Hi i have developed an application where i have to store TB of data for the first time and then 20 GB monthly incremental like insert/update/delete in the form of xml that will be applied on top of this 5 TB of data .
And finally on request basis i have to generate full snapshot of all data and create 5K text files based on the logic so that respective data should be in the respective files . I have done this project using HBase .
I have created 35 tables in the HBase having region from 10 to 500 . I have my data in my HDFS and the using mapreduce i bulk load data into receptive Hbase tables .
After that i have SAX parser application written in java to parse all incoming xml incremental files and update HBase tables .The frequency of the xml files are approx 10 xml files per minutes and total of 2000 updates . The incremental message are strictly in order . Finally on request basis i run my last mapreduce application to scan all Hbase table and create 5K text files and deliver it to the client .

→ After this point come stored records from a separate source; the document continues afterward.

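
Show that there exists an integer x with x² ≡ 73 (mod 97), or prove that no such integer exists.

Take x = 49. Then 49² = 2401 = 24·97 + 73, so 49² ≡ 73 (mod 97).

x = 49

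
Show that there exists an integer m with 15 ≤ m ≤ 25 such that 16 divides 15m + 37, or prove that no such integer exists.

m = 21

At m = 21 we get 15·21 + 37 = 352, and 352 = 16·22.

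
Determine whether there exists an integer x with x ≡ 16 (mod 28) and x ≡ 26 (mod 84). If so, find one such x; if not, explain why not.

gcd(28, 84) = 28. If x ≡ 16 (mod 28) and x ≡ 26 (mod 84), then x ≡ 16 (mod 28) and x ≡ 26 (mod 28).
But 16 mod 28 = 16 while 26 mod 28 = 26, a contradiction.
So no integer satisfies both congruences.

There is no such integer.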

All 3 steps are working fine but when i went to deploy my application on production server that is shared cluster ,the infrastructure team are not allowing us to run my application because i do full table scan on HBase . I have used 94 node cluster and the biggest HBase table data that i have is approx 2 billions .

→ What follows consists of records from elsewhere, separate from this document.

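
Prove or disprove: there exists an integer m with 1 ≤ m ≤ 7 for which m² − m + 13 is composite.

m = 7

At m = 7: 7² − 7 + 13 = 55 = 5·11, which is composite.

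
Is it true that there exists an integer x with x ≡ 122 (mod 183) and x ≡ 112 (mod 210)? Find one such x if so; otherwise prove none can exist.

There is no such integer.

gcd(183, 210) = 3. If x ≡ 122 (mod 183) and x ≡ 112 (mod 210), then x ≡ 122 (mod 3) and x ≡ 112 (mod 3).
However 122 ≡ 2 and 112 ≡ 1 (mod 3), and 2 ≠ 1.
Therefore no such x exists.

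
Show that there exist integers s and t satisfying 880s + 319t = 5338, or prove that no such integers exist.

Any value of 880s + 319t is a multiple of gcd(880, 319) = 11.
But 5338 = 11·485 + 3, so 11 ∤ 5338.
Therefore 880s + 319t = 5338 has no solution in integers.

No, no such integers exist.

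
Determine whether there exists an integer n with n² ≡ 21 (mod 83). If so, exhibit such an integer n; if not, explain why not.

Take n = 41. Then 41² = 1681 = 20·83 + 21, so 41² ≡ 21 (mod 83).

n = 41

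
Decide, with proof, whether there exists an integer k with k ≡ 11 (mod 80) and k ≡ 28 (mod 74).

Reduce both congruences modulo 2, which divides 80 and 74: they say k ≡ 11 (mod 2) and k ≡ 28 (mod 2).
These are incompatible: 11 − 28 = -17 is not divisible by 2.
So no integer satisfies both congruences.

There is no such integer.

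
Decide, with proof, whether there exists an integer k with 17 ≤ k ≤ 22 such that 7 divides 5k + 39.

No such integer k in that range exists.

For k = 17, 18, …, 22 the values of 5k + 39 modulo 7 are 5, 3, 1, 6, 4, 2 respectively.
None is 0, so 7 never divides 5k + 39 on this range.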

All other tables has less than a millions of data . Total time for mapreduce to scan and create text files takes 2 hours. Now i am looking for some other solution to implement this .
I can use HIVE because i have records level insert/update and delete that too in very precise manner. I have also integrated HBase and HIVE table so that for incremental data HBase table will be used and for full table scan HIVE will be used .
But as HIVE uses Hbase storage handler i cant create partition in HIVE table and that is why HIVE full table scan becomes very very slow even 10 times slower that HBase Full table scan I cant think of any solution right now kind of stuck .
Please help me with some other solution where HBase is not involved . Can i use AVRO or perquet file in this use case .But i am not sure how AVRO will support record level update .
Make sure the files are ORC
I would recommend moving from Map Reduce to either Spark 2 or NiFi for rapid ingest and processing
Have you tried Phoenix on HBase so you can do SQL queries and not have to scan?
Also Hive LLAP well tuned is much faster for queries.